“Race, Racism, and Southern Myths”
by William Sturkey
“In 2010, two historians edited a collection of thirteen essays written by white historians about “The Myth of Southern Exceptionalism.” Admittedly, I am not fully aware of the process of selecting the contributors to this volume, nor am I suggesting that this is an isolated intellectual exercise. In publications and conference rooms across the world—including those on my own campus—scholars of all racial and ethnic backgrounds have debated the notion of Southern distinctiveness. The most common device employed in such debates is the observation that racial segregation, oppression, and activism also existed outside the South.
For millions of African Americans, however, there has never been any question that the South is indeed exceptional. The South’s exceptionalism exists in Black memory and imagination because it is the only place in the United States where such high numbers and percentages of the Black population were enslaved. Further, it is the only place in the United States where the Southern system of racial apartheid known as Jim Crow pervaded Black life for nearly one hundred years after Emancipation.

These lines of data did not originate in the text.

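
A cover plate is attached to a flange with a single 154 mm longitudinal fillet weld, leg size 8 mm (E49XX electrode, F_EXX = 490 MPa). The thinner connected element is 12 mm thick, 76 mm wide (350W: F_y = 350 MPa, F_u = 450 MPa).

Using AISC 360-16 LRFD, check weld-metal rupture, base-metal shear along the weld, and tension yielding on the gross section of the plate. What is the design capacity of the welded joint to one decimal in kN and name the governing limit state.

192.1 kN (weld metal governs)

Weld metal: throat = 0.707×8 = 5.656 mm, L = 154 mm. φR_n = 0.75 × 0.6 × 490 × 5.656 × 154 = 192.1 kN.
Base metal shear (12 mm plate): yield φR_n = 1.0×0.6×350×12×154 = 388.1 kN; rupture φR_n = 0.75×0.6×450×12×154 = 374.2 kN; take 374.2 kN (rupture).
Tension yield (gross): A_g = 76×12 = 912 mm². φR_n = 0.90 × 350 × 912 = 287.3 kN.
Governing: min(192.1, 374.2, 287.3) = 192.1 kN → weld metal.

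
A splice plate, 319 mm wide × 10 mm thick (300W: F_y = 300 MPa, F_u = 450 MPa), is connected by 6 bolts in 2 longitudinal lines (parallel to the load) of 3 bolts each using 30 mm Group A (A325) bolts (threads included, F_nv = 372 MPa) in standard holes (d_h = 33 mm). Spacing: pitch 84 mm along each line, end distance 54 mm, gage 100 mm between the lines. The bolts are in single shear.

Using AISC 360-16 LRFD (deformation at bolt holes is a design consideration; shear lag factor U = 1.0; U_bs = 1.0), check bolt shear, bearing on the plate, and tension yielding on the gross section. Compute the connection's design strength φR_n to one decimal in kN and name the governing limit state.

861.3 kN (gross-section yield governs)

Bolt shear: A_b = π(30)²/4 = 706.86 mm². φR_n = 0.75 × 372 × 706.86 × 6 × 1 = 1183.3 kN.
Bearing (10 mm plate, F_u = 450 MPa): end bolts L_c = 54 − 33/2 = 37.5, R_n = min(1.2×37.5×10×450, 2.4×30×10×450) = 202.5 kN/bolt; interior L_c = 84 − 33 = 51, R_n = 275.4 kN/bolt. φR_n = 0.75 × (2×202.5 + 4×275.4) = 1130.0 kN.
Tension yield (gross): A_g = 319×10 = 3190 mm². φR_n = 0.90 × 300 × 3190 = 861.3 kN.
Governing: min(1183.3, 1130.0, 861.3) = 861.3 kN → gross-section yield.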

When Mississippi migrant, Gus Courts, testified to a Senate Subcommittee in 1957, he called himself and other Black migrants, “American refugees from the terror in the South.” A voting rights activist, Courts fled Mississippi for Chicago soon after he was nearly killed in a drive-by shooting in retribution for his activism. One of Courts’ closest friends, Reverend George Lee, had been killed just six months prior. In Chicago, as in Mississippi, Gus Courts was not free to live anywhere he wanted because he was Black. Nonetheless, Courts saw the South as exceptional because of the pervasive state-supported and community organized anti-Black violence that undergirded Southern Jim Crow. In Chicago, unlike Mississippi, he could at least vote without being shot.